Before the tour van and the record deal, before the girls begging for autographs, they were middle school mall rats who made a terrible racket practicing in their parents’ homes.
They were kicked out of Towson Town Center for skateboarding. And they spent hours trying to chat up the pierced and tattooed employees of Hot Topic. Last year, the store started selling T-shirts with their logo.
“Ultimately, I think we would like to take over the world eventually,” says Alex Gaskarth, the 19-year-old lead singer of All Time Low, a punk-pop band made up of four 2006 graduates of Baltimore County high schools.
Nearly everyone knows (or once was) the kind of kid who wants to make it in music. Like plans to be an astronaut or a pro athlete, these dreams usually fade. But every so often, some local kids make it big.
The members of All Time Low, already veterans of the recording studio and gigs from Little Rock, Ark., to Las Vegas, are setting out to make the most of their biggest break yet. The guys are on the bill for the 13th annual Vans Warped Tour, a coast-to-coast summer festival of music and extreme sports, and for many, an important stop on the road to fame.
“There was definitely something that set them apart from a lot of the other kids in their genre of music,” says Matt Davis, who hosts radio station 98 Rock’s emerging artists show, Noise in the Basement.
`Interesting journey’
The band’s van is, as the members put it, “pimped out.” But for now, it’s parked in the driveway of Gaskarth’s parents’ Cockeysville home.
“They’ve taken every one of us on an interesting journey,” says his mother, Isobel Gaskarth.
“Of course, everybody would prefer to see their kids take the safe and sound route,” she says. “But it’s not just pie in the sky for them at this point.”
On a recent Friday night, the crowd starts to shout as soon as the lights dim at the University of Maryland, Baltimore County Field House.

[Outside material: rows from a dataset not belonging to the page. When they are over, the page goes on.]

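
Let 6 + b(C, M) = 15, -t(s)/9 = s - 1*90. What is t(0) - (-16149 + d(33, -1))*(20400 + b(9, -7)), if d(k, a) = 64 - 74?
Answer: 329789841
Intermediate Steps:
d(k, a) = -10
t(s) = 810 - 9*s (t(s) = -9*(s - 1*90) = -9*(s - 90) = -9*(-90 + s) = 810 - 9*s)
b(C, M) = 9 (b(C, M) = -6 + 15 = 9)
t(0) - (-16149 + d(33, -1))*(20400 + b(9, -7)) = (810 - 9*0) - (-16149 - 10)*(20400 + 9) = (810 + 0) - (-16159)*20409 = 810 - 1*(-329789031) = 810 + 329789031 = 329789841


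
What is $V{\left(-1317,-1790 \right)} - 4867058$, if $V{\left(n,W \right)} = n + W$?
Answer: $-4870165$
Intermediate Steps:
$V{\left(n,W \right)} = W + n$
$V{\left(-1317,-1790 \right)} - 4867058 = \left(-1790 - 1317\right) - 4867058 = -3107 - 4867058 = -4870165$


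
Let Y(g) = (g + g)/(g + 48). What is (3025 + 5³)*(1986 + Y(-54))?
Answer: 6312600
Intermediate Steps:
Y(g) = 2*g/(48 + g) (Y(g) = (2*g)/(48 + g) = 2*g/(48 + g))
(3025 + 5³)*(1986 + Y(-54)) = (3025 + 5³)*(1986 + 2*(-54)/(48 - 54)) = (3025 + 125)*(1986 + 2*(-54)/(-6)) = 3150*(1986 + 2*(-54)*(-⅙)) = 3150*(1986 + 18) = 3150*2004 = 6312600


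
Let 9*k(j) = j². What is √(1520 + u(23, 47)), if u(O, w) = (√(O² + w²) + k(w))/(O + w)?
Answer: √(67186630 + 23310*√2)/210 ≈ 39.042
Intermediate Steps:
k(j) = j²/9
u(O, w) = (√(O² + w²) + w²/9)/(O + w)
√(1520 + u(23, 47)) = √(1520 + (√(23² + 47²) + (⅑)*47²)/(23 + 47)) = √(1520 + (√(529 + 2209) + (⅑)*2209)/70) = √(1520 + (√2738 + 2209/9)/70) = √(1520 + (37*√2 + 2209/9)/70) = √(1520 + (2209/9 + 37*√2)/70) = √(1520 + (2209/630 + 37*√2/70)) = √(959809/630 + 37*√2/70)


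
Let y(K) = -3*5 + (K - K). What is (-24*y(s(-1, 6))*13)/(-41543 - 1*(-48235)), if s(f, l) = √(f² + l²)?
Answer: 1170/1673 ≈ 0.69934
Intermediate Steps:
y(K) = -15 (y(K) = -15 + 0 = -15)
(-24*y(s(-1, 6))*13)/(-41543 - 1*(-48235)) = (-24*(-15)*13)/(-41543 - 1*(-48235)) = (360*13)/(-41543 + 48235) = 4680/6692 = 4680*(1/6692) = 1170/1673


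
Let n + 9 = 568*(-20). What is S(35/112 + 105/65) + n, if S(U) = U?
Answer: -2364351/208 ≈ -11367.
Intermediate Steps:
n = -11369 (n = -9 + 568*(-20) = -9 - 11360 = -11369)
S(35/112 + 105/65) + n = (35/112 + 105/65) - 11369 = (35*(1/112) + 105*(1/65)) - 11369 = (5/16 + 21/13) - 11369 = 401/208 - 11369 = -2364351/208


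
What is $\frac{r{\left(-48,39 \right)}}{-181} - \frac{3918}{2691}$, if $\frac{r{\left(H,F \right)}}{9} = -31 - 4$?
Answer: $\frac{46169}{162357} \approx 0.28437$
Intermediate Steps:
$r{\left(H,F \right)} = -315$ ($r{\left(H,F \right)} = 9 \left(-31 - 4\right) = 9 \left(-35\right) = -315$)
$\frac{r{\left(-48,39 \right)}}{-181} - \frac{3918}{2691} = - \frac{315}{-181} - \frac{3918}{2691} = \left(-315\right) \left(- \frac{1}{181}\right) - \frac{1306}{897} = \frac{315}{181} - \frac{1306}{897} = \frac{46169}{162357}$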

Dozens of blue screens blink on as audience members point cell phone cameras and digital camcorders at the stage, much as earlier generations waved lighters.
Bathed in red light, the band members vault onto stage, shaggy hair flying. For a moment, they jump up and down, like exuberant kids on a bed, then wheel away.
“Should I write myself out of the history books?” sings Gaskarth, wearing a low-slung white belt, oversized sneakers and what one band mate calls “girl jeans.” Beside him, guitarist Jack Barakat, 18, jack-knifes across the stage, fingers flying across his electric guitar.
Zack Merrick, the bassist, jumps in jeans so tight they show his leg muscles. Rian Dawson’s arms beat a blur over the drums. Members of the audience sway their cell phone cameras and belt out the lyrics.
They are one of two bands opening for the All American Rejects, whose 2005 record, Move Along, went double platinum. But many of the hundreds of people attending the university’s Quadmania concert say that they came to hear All Time Low.
Between songs, Gaskarth gives a shout-out to some of the band’s biggest fans. “Everybody look, there’s our parents,” he says as the middle-aged folks wearing khakis and pantsuits blush on the bleachers.
The band members’ parents have, like countless others since the dawn of rock, wondered whether their children’s musical experiments were just a stop on the road to steady employment. But they are clearly proud of their sons. At the UMBC show, Zack Merrick’s mother, Carla, dances by the stage.
Later, Isobel and Peter Gaskarth talk about seeing their son on stage.
“It’s kind of thrilling, and at the same time, I keep thinking of him as a little boy and wonder how he got there,” she says.
He adds: “I wish he wouldn’t swear, but I guess that’s how rock is.”
Band’s beginnings
After the performance, a mob of girls buzzes around each band member, seeking autographs and photos. Merrick, his hair sparkling with sweat, gamely wraps his arm around one girl after another and grins at the cameras.
“They’re amazing, and they’re all hot,” says Jenna Sipes, an 18-year-old Carroll Community College student.
When asked to name her favorite band member, Ashley Mascari, a 15-year-old South River High School student, shapes her hands into a heart. “Zack Merrick,” she says. “I’m looking at that gorgeous boy as I speak.”
The guys weren’t always so smooth. Back in middle school, Barakat would come to Gaskarth’s house after school to practice in the playroom. They sounded “terrible,” Gaskarth’s mother says.
The boys experimented with new sounds, new musicians, new names for the band. Then as a freshman at Dulaney High, Barakat pestered Dawson (“the best drummer in our school”) in French class each day until he started to play with the guys.
Dawson, 19, is the only one in the group who played seriously in the school marching band. It took his drumming to “the next level,” he says, and taught him skills that he uses on stage.
Merrick, 19, the lone Towson High grad in the bunch, was a friend of a friend who showed up for practice one day with a bass, an amp and a skateboard. After practice, “he just pulled out a skateboard and started doing tricks and we were like, `Whoa, this kid’s legit,’ ” Barakat says as he eats a bagel at the Nautilus Diner in Timonium.
The guys moved their practices to Dawson’s house, where they still practice today, in the basement near the washing machine and his stepfather’s workbench.